Lynn Ball, diagnosed in 2010 with inoperable pancreatic cancer, sadly passed away just 7 weeks later.
Lynn’s daughter, Linda Reardon, tells her family’s tragic story of pancreatic cancer in her own words.
“They say lightening never strikes twice in the same place, and that is true. Lightening struck my family three times already!
In November 2004, after having non-specific stomach and back problems all through the summer, my cousin Noel was diagnosed with pancreatic cancer and was given two years to live. He passed away two weeks later. He was my Mother’s cousin and lived in Scotland, and my Mum was shocked, they were very close in age. At the time, my Uncle Robert, my Mother’s brother, was in remission after battling cancer of the lymph nodes. During the summer of 2005 he became ill again, stomach pain, back pain, and finally jaundice. He too was diagnosed with pancreatic cancer and underwent two courses of chemotherapy. He was told there was nothing else that could be done, but they felt that he would survive for 10 years.
Sadly he passed away in January 2006. My Mum was devastated. She was very close to her brother, but to lose two close family members shocked her to her core. We are talking about two family members who were otherwise fit and healthy, didn’t smoke and didn’t drink. I grieved for them both, and worried that it was something that could take any other family members.
At that time I started looking for information on pancreatic cancer on the Internet and could not find anything that said it could be hereditary, my concerns that it would take other family members passed and we got on with life.

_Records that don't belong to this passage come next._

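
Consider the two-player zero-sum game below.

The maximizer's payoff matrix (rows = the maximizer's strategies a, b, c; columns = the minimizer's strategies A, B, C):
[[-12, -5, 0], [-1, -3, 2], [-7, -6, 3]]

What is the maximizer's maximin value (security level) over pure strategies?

-3

The worst-case payoff for each row is a: -12, b: -3, c: -7.
The best of these is -3.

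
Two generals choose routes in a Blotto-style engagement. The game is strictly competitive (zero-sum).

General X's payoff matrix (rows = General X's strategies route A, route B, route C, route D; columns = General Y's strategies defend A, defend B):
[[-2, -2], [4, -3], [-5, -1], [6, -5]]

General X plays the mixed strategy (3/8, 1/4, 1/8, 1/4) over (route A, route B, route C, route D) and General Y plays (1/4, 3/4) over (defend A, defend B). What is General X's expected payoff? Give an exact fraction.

-15/8

Against (1/4, 3/4), each row's expected payoff is route A: -2; route B: -5/4; route C: -2; route D: -9/4.
Taking the (3/8, 1/4, 1/8, 1/4)-weighted average: (3/8)·(-2) + (1/4)·(-5/4) + (1/8)·(-2) + (1/4)·(-9/4) = -15/8.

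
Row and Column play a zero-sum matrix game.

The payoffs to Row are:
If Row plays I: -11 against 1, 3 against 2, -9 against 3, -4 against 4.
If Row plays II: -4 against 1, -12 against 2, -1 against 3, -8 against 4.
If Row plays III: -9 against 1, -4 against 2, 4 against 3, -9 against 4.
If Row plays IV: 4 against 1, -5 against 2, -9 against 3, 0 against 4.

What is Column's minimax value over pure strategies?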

In 2007 Mum started having stomach and bowel problems. She had various tests, never really thinking about pancreatic cancer, and in 2008 she was diagnosed with Diabetes. This was closely followed by intense itching over her arms and legs. At first it was felt it was a reaction to the medication and she would settle down, then they told her it could be shingles but without a rash. Eventually it was diagnosed as psoriasis and she had more medication. Mum already suffered with high blood pressure and we joked that she was starting to sound like maracas with all the tablets she had to take. Again Mum didn’t smoke and didn’t drink, and until she had had problems with her hips had been very fit and healthy and actually did a lot of running.

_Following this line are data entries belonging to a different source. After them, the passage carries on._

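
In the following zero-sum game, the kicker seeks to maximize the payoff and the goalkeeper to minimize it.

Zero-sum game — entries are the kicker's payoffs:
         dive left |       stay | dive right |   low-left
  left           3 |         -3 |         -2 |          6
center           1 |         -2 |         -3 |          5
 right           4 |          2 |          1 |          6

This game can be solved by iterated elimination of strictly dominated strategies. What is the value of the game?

1

Row center is strictly dominated by row right (4>1, 2>-2, 1>-3, 6>5); eliminate center.
Column low-left is strictly dominated by dive left for the goalkeeper (3<6, 4<6); eliminate low-left.
Column dive left is strictly dominated by stay for the goalkeeper (-3<3, 2<4); eliminate dive left.
Row left is strictly dominated by row right (2>-3, 1>-2); eliminate left.
Column stay is strictly dominated by dive right for the goalkeeper (1<2); eliminate stay.
Only (right, dive right) remains, with payoff 1.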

At the beginning of 2009 Mum started getting a lot of pain in her stomach, going around to her back. Visits to the hospital started all over again, and they decided that the problem was with her cervix, they gave her a donut shaped rubber disc, which was inserted. This caused Mum more pain than the original stomach pain, coupled with the fact that the donut kept flipping over and had to be reinserted on several occasions, causing much distress for her. Over the summer and into the autumn, Mum was back and forth to the hospital, they thought she had IBS, something I have suffered with for years, yet changing her diet didn’t seem to help. In the August all the family got together for my niece’s wedding. Mum confided in me that she wasn’t enjoying her food, everything was making her stomach hurt, but she did say if it kept happening she would go to the doctors. The problem with Mum was she didn’t like to be a bother, so if she thought it was something simple she wouldn’t tell the Doctor. These bouts of pain kept coming. In the run up to Christmas she started having stomach bugs, several in succession. Mum passed this off as “something she had eaten”, and then it was “swine flu”. At Christmas, Mum looked dreadful, she had lost so much weight, couldn’t keep anything down, and promised my sister and I that she would see the doctor straight after the Christmas holidays. Things speeded up after New Year. She rang me one night to say that she was now bleeding from her bowel and would go and see the doctor the next day. True to her word she went to the doctors, was rushed into hospital and a series of tests performed. She was already jaundiced and severely dehydrated.
The first lot of tests came back and the doctors told my Dad that there was a blockage in her stomach and they would run further tests to see if they could operate. Mum’s stomach was very swollen and this was confirmed as fluid, they would have to drain this before they could check if there were any other underlying problems. For the next two weeks it was a routine of draining the fluid, carrying out more scans, draining more fluid etc, one day alone they drained 10 litres from her, and in honesty, she looked so much better that day. The next day the fluid was back.
On the 19th January we were given the news that quite literally threw the family into shock. I had taken one of my daughters up to see her, we went straight from work. When we got to the hospital Mum was very tearful, she just said there were tumours in her pancreas, they couldn’t do anything it was too far gone, no chemo, no radiotherapy, no surgery, nothing. They were going to make her comfortable as they could. I will never forget how I felt at that moment. Mum was in an old hospital, not much room between the beds. She had her dinner on a table and I couldn’t get near her. She cried and all I could do was tell her not to worry, we would beat this, and stroke her hand. My daughter was white but so brave and didn’t cry, just chatted to her beloved Nan. My Dad arrived shortly after, made a big fuss of Emma as he hadn’t seen her for a few months, we decided to leave Mum to tell him the news on their own and we went for a coffee and to phone the rest of the family. I just about got my daughter off the ward and she collapsed into tears. What do you tell your child, even when she is a grown up, when you feel so much pain and anger yourself?”